Government spending on Plan expenditure has been around 3% less than budgeted over the 2003-12 decade. Specifically, in 6 of 10 years, Plan spending was less than budgeted.

 

This could be reflection of the fact that Non-Plan spends that cover more immediate spends like those on subsidies and interest payments, cannot be avoided. On the other hand, the less pressing, even if equally important spends, covered under the Plan category get sacrificed.

 

Figure 3

 

 

Revenue and Capital spends exceed forecasts

 

When we look at Revenue and Capital expenditure trends, there is a spill over across both categories. Though Revenue expenditure is over 88% of total expenditure, Plan expenditure is at around 12% of total expenditure. The spill over on the Revenue expenditure is slightly more at 4.1%, on average, than 3.2% for Capital expenditure.

 

The Revenue spill over seems much less at 2.3% if we exclude 2008-09, which also explained the steep skew in Non-Plan expenditure examined earlier. In the case of Revenue expenditure, there was an increase of over 20% during the year. Though Revenue expenditure has exceeded Budget in a somewhat significant manner in other years as well – in three other years, the spending has been over 5% of BE – it is just that 2008-09 marks an aberration even from the perspective of the excess.

 

The Capital expenditure story is interesting since the relatively muted 10-year average excess hides the wide variations with the budgeted amounts. Capital spends show a far more erratic pattern over the years in comparison with Revenue expenditure.

 

In 2003-04, for instance, Capital expenditure exceeded BE by over 50% and by over 23% in the succeeding year.
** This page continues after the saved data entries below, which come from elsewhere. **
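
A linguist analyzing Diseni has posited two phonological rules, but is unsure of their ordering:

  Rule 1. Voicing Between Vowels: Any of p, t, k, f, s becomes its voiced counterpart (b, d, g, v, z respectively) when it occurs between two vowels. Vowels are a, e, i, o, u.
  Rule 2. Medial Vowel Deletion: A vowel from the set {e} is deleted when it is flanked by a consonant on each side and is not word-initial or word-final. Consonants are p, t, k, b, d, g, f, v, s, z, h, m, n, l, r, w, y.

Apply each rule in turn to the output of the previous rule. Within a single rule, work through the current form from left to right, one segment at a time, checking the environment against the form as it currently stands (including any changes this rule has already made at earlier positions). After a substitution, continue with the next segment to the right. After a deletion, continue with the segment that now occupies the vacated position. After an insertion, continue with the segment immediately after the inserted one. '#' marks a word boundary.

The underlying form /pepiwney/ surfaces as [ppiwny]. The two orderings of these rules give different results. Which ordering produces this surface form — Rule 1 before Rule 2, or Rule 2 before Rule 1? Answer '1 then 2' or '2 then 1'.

2 then 1

Order 1 then 2:
  1 Voicing Between Vowels: [pepiwney] → [pebiwney]
  2 Medial Vowel Deletion: [pebiwney] → [pbiwny]
  result: [pbiwny]
Order 2 then 1:
  2 Medial Vowel Deletion: [pepiwney] → [ppiwny]
  1 Voicing Between Vowels: no change — [ppiwny]
  result: [ppiwny]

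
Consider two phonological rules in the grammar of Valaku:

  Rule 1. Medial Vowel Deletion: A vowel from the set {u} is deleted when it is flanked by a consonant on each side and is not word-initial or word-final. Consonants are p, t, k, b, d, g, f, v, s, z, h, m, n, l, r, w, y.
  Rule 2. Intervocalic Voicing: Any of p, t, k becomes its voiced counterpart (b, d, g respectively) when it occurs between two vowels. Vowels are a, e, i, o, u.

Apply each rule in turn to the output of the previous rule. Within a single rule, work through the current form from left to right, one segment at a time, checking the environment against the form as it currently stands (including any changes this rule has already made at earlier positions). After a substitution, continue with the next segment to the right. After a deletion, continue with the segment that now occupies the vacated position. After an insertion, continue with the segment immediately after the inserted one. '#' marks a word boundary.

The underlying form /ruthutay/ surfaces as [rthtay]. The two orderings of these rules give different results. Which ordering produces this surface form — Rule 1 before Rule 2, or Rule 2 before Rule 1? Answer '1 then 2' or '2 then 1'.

1 then 2

Order 1 then 2:
  1 Medial Vowel Deletion: [ruthutay] → [rthtay]
  2 Intervocalic Voicing: no change — [rthtay]
  result: [rthtay]
Order 2 then 1:
  2 Intervocalic Voicing: [ruthutay] → [ruthuday]
  1 Medial Vowel Deletion: [ruthuday] → [rthday]
  result: [rthday]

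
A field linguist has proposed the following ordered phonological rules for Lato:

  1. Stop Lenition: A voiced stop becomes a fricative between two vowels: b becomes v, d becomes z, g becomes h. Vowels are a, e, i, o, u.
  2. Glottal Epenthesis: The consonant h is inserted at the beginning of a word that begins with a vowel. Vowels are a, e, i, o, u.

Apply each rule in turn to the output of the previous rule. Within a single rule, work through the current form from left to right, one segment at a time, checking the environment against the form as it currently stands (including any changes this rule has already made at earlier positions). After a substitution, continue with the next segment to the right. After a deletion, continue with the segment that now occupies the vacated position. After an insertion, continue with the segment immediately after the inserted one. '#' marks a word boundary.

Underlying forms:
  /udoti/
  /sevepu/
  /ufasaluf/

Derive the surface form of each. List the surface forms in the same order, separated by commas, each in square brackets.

[huzoti], [sevepu], [hufasaluf]

/udoti/:
  1 Stop Lenition: [udoti] → [uzoti]
  2 Glottal Epenthesis: [uzoti] → [huzoti]
/sevepu/:
  1 Stop Lenition: no change — [sevepu]
  2 Glottal Epenthesis: no change — [sevepu]
/ufasaluf/:
  1 Stop Lenition: no change — [ufasaluf]
  2 Glottal Epenthesis: [ufasaluf] → [hufasaluf]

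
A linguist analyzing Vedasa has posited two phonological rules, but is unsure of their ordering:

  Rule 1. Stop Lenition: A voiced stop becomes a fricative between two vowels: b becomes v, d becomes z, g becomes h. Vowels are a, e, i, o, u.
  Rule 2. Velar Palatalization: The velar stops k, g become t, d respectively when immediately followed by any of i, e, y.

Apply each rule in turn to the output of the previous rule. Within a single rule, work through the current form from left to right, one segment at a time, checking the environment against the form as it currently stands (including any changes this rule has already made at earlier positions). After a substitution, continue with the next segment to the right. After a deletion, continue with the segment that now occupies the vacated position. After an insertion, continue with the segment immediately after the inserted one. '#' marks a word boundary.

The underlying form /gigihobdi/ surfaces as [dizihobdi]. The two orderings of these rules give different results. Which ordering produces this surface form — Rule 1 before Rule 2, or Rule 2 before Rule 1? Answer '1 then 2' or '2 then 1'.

2 then 1

Order 1 then 2:
  1 Stop Lenition: [gigihobdi] → [gihihobdi]
  2 Velar Palatalization: [gihihobdi] → [dihihobdi]
  result: [dihihobdi]
Order 2 then 1:
  2 Velar Palatalization: [gigihobdi] → [didihobdi]
  1 Stop Lenition: [didihobdi] → [dizihobdi]
  result: [dizihobdi]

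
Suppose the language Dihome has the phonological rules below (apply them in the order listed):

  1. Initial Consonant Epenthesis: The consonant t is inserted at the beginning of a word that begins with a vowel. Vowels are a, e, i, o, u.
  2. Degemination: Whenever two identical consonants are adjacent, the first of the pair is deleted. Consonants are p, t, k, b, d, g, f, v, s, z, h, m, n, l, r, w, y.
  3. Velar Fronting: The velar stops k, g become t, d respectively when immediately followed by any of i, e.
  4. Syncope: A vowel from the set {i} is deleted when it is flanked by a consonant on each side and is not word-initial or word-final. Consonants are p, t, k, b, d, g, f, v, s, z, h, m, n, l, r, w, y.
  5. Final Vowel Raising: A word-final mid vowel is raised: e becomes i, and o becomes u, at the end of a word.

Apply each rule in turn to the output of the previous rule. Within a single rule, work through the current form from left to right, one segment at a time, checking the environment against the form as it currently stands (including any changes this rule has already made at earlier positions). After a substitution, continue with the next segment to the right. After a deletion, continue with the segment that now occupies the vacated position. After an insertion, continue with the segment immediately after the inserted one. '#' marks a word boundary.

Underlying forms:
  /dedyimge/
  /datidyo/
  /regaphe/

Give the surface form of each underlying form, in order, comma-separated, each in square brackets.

/dedyimge/:
  1 Initial Consonant Epenthesis: no change — [dedyimge]
  2 Degemination: no change — [dedyimge]
  3 Velar Fronting: [dedyimge] → [dedyimde]
  4 Syncope: [dedyimde] → [dedymde]
  5 Final Vowel Raising: [dedymde] → [dedymdi]
/datidyo/:
  1 Initial Consonant Epenthesis: no change — [datidyo]
  2 Degemination: no change — [datidyo]
  3 Velar Fronting: no change — [datidyo]
  4 Syncope: [datidyo] → [datdyo]
  5 Final Vowel Raising: [datdyo] → [datdyu]
/regaphe/:
  1 Initial Consonant Epenthesis: no change — [regaphe]
  2 Degemination: no change — [regaphe]
  3 Velar Fronting: no change — [regaphe]
  4 Syncope: no change — [regaphe]
  5 Final Vowel Raising: [regaphe] → [regaphi]

[dedymdi], [datdyu], [regaphi]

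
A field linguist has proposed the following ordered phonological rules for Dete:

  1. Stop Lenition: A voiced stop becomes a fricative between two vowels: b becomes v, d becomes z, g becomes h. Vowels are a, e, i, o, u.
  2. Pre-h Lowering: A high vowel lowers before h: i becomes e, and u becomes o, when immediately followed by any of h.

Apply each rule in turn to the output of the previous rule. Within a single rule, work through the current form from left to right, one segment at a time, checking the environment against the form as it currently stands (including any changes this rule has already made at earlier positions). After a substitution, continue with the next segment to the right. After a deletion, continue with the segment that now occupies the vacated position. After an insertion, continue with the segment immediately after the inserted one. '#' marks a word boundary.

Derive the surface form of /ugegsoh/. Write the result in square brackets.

[ohegsoh]

1 Stop Lenition: [ugegsoh] → [uhegsoh]
2 Pre-h Lowering: [uhegsoh] → [ohegsoh]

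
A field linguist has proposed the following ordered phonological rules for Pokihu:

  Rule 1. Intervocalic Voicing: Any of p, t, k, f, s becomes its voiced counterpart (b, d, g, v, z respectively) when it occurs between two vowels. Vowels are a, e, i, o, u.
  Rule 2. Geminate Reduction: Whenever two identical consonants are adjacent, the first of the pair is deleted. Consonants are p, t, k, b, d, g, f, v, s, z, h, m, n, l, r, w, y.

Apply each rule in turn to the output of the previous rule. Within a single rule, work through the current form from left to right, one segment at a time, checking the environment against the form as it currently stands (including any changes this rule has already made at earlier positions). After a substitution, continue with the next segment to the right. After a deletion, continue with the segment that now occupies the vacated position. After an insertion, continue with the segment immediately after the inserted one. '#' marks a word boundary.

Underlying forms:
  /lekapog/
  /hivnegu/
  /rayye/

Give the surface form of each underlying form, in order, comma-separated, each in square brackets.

/lekapog/:
  Rule 1 Intervocalic Voicing: [lekapog] → [legabog]
  Rule 2 Geminate Reduction: no change — [legabog]
/hivnegu/:
  Rule 1 Intervocalic Voicing: no change — [hivnegu]
  Rule 2 Geminate Reduction: no change — [hivnegu]
/rayye/:
  Rule 1 Intervocalic Voicing: no change — [rayye]
  Rule 2 Geminate Reduction: [rayye] → [raye]

[legabog], [hivnegu], [raye]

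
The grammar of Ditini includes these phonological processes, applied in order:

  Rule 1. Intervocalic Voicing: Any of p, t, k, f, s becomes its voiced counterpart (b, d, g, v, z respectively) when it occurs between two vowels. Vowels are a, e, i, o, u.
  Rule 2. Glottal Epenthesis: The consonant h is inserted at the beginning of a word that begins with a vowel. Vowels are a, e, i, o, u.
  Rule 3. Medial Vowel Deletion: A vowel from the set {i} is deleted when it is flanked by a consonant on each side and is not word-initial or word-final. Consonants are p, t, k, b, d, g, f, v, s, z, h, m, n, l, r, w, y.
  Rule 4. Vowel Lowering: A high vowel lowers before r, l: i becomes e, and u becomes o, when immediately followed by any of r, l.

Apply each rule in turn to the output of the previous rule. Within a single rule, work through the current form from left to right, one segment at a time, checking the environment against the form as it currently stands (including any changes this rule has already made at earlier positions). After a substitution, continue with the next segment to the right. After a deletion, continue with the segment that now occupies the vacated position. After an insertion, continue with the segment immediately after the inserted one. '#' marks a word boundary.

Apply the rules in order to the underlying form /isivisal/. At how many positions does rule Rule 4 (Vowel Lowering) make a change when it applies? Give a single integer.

0

Rule 1 Intervocalic Voicing: [isivisal] → [izivizal]
Rule 2 Glottal Epenthesis: [izivizal] → [hizivizal]
Rule 3 Medial Vowel Deletion: [hizivizal] → [hzvzal]
Rule 4 Vowel Lowering: no change — [hzvzal]
Rule Rule 4 changed 0 position(s).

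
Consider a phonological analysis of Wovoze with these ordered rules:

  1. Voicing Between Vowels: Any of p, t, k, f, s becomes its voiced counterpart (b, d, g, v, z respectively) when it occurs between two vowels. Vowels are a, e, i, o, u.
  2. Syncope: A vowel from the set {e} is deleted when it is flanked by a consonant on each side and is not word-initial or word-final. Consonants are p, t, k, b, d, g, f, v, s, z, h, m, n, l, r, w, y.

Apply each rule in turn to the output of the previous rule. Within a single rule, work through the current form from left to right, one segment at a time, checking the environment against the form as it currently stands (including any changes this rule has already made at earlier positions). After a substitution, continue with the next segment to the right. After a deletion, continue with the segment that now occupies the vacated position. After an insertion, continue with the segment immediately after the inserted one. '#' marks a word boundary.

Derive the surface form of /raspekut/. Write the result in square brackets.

1 Voicing Between Vowels: [raspekut] → [raspegut]
2 Syncope: [raspegut] → [raspgut]

[raspgut]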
In contrast, in 2012-13, Capital expenditure was less than 18% of budgeted, perhaps as the Government tried to hold back expenses to control the fast mounting fiscal deficit that is contributing to higher inflation and chances of a sovereign downgrade of India’s credit ratings.

 

Figure 4

 

 

History could predict the future

 

Based on the trends so far, the odds of expenditure being controlled to the BE are stacked against the Government though there is some room for optimism if you look at last year’s spending figures.

 

As per the Revised Estimates for 2012-13, the Government has spent around 1.8% less than estimated. If we look at the categories, we see that both Revenue and Capital expenditure have been held back as has Plan spending though Non-Plan spending has still exceeded the target.  The numbers for 2012-13 are not the actuals and the Revised Estimates will be updated soon. Moreover, this is a pre-election year where a Government might look to spend more than budgeted to secure a return to power.

 

How the Government plays 2013-14 will be interesting since there are serious concerns about India’s deficit situation, no major revenue collection increases are foreseen and the economy is in slump mode.

 

From this perspective, it makes economic sense to hold expenditure to get some fiscal health back. However, this is also a year of political compulsions and keeping the vote bank in place is an important aspect. The UPA Government’s social spending has come under criticism in the recent past but the centre seems to think otherwise. We will know the Government’s report card for the last five years only next year, and we need to wait-and-watch how the election seals its fate.